Los entes que quieren ocupar y copar el vacío en que habíamos convertido nuestro espacio público tienen nombres conocidos.
Ha prosperado entre nosotros un feminismo y un movimiento LGBT que socavan la presunción de inocencia, la igualdad ante la ley o la libertad de expresión (basta conocer la nueva ley que hoy tramita el Gobierno español); solo podremos hacerles frente si recuperamos una defensa firme, fundada en bases sólidas (¿qué tal si incluso filosóficas o religiosas?), de esos tres principios.
Han proliferado entre nosotros los patrioterismos pequeños, asfixiantes, pues se nos dijo que el patriotismo grande era culpable de guerras y opresiones; solo podremos librarnos de los primeros recuperando la nobleza con que nos airea el segundo (nadie luchará por un oxímoron como «patriotismo constitucional»).
Han florecido a nuestro derredor todo tipo de minorías agraviadas que vuelven imposible el debate libre que presuntamente caracteriza a las democracias; solo podremos recuperar este si ponemos en su sitio a ofendiditos y escandalizaditos, con argumentos a menudo contundentes, como el que nos ofreció René Girard para prevenirnos de los victimarios victimistas.
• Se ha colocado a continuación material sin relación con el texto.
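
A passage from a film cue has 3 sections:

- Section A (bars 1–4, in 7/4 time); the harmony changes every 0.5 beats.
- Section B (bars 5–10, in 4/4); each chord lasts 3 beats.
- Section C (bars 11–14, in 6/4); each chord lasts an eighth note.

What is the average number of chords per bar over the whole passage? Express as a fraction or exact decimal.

A: 4 × 7 = 28 beats ÷ 0.5 = 56 chords.
B: 6 × 4 = 24 beats ÷ 3 = 8 chords.
C: 4 × 6 = 24 beats ÷ 0.5 = 48 chords.
Overall: 112 chords over 14 bars → 112/14 = 8 chords per bar.

8 chords per bar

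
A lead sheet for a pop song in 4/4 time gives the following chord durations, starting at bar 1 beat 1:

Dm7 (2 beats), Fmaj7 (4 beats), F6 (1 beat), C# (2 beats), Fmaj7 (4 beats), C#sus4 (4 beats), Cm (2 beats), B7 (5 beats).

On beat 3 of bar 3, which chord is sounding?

Fmaj7

Beat 3 of bar 3 is beat (3−1)×4 + 3 = 11 overall.
Running totals: Dm7 ends at 2, Fmaj7 ends at 6, F6 ends at 7, C# ends at 9, Fmaj7 ends at 13.
Beat 11 falls within Fmaj7.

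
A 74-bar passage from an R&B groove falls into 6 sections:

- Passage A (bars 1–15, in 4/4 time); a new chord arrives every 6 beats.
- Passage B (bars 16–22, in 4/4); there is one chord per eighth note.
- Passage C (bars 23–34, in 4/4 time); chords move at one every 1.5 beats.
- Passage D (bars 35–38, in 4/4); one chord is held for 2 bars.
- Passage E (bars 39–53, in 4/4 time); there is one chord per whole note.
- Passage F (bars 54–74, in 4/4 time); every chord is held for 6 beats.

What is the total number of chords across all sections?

129 chords

A: 15 bars × 4 beats = 60 beats; 6 beats/chord → 10 chords.
B: 7 bars × 4 beats = 28 beats; 0.5 beats/chord → 56 chords.
C: 12 bars × 4 beats = 48 beats; 1.5 beats/chord → 32 chords.
D: 4 bars × 4 beats = 16 beats; 8 beats/chord → 2 chords.
E: 15 bars × 4 beats = 60 beats; 4 beats/chord → 15 chords.
F: 21 bars × 4 beats = 84 beats; 6 beats/chord → 14 chords.
Total: 10 + 56 + 32 + 2 + 15 + 14 = 129.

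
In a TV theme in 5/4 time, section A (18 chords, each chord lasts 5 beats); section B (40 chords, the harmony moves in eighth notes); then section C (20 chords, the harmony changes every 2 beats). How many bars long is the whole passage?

A: 18 × 5 = 90 beats = 18 bars.
B: 40 × 0.5 = 20 beats = 4 bars.
C: 20 × 2 = 40 beats = 8 bars.
Total: 18 + 4 + 8 = 30 bars.

30 bars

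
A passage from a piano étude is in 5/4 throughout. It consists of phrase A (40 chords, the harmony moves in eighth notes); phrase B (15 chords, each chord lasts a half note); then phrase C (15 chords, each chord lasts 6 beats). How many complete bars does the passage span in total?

28 bars

A: 40 × 0.5 = 20 beats = 4 bars.
B: 15 × 2 = 30 beats = 6 bars.
C: 15 × 6 = 90 beats = 18 bars.
Total: 4 + 6 + 18 = 28 bars.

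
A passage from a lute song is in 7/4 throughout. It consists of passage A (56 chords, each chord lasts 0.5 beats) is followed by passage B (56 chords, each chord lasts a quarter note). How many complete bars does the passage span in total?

12 bars

A: 56 × 0.5 = 28 beats = 4 bars.
B: 56 × 1 = 56 beats = 8 bars.
Total: 4 + 8 = 12 bars.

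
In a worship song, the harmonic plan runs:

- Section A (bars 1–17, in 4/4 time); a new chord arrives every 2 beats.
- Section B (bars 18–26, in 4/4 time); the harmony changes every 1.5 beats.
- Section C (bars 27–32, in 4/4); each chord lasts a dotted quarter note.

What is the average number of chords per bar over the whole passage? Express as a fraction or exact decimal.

37/16 chords per bar

A: 17 × 4 = 68 beats ÷ 2 = 34 chords.
B: 9 × 4 = 36 beats ÷ 1.5 = 24 chords.
C: 6 × 4 = 24 beats ÷ 1.5 = 16 chords.
Overall: 74 chords over 32 bars → 74/32 = 37/16 chords per bar.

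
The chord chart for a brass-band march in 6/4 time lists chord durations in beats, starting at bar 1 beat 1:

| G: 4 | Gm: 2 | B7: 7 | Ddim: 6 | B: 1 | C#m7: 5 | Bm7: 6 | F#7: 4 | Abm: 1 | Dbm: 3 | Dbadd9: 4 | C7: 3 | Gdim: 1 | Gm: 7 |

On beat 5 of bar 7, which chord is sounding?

Dbadd9

Beat 5 of bar 7 is beat (7−1)×6 + 5 = 41 overall.
Running totals: G ends at 4, Gm ends at 6, B7 ends at 13, Ddim ends at 19, B ends at 20, C#m7 ends at 25, Bm7 ends at 31, F#7 ends at 35, Abm ends at 36, Dbm ends at 39, Dbadd9 ends at 43.
Beat 41 falls within Dbadd9.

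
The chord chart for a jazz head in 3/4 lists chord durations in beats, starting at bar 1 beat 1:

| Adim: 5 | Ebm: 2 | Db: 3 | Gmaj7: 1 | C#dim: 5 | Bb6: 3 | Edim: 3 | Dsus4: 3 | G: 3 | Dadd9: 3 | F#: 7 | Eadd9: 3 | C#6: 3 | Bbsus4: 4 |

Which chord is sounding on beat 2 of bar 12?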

En suma, me temo que la conclusión de este artículo es bien poco ocurrente: frente a los problemas de una democracia nihilista, en que se nos dijo que no había que creer en nada con demasiada fuerza, solo nos queda aprender de nuevo a creer. Pero no a «creer en nosotros mismos», ni «en la Humanidad», ni «en la Constitución». Nuestra creencia es demasiado preciosa como para dedicarla a otra cosa que no sea aquello para lo que está destinada. Hemos de volver a creer en la verdad.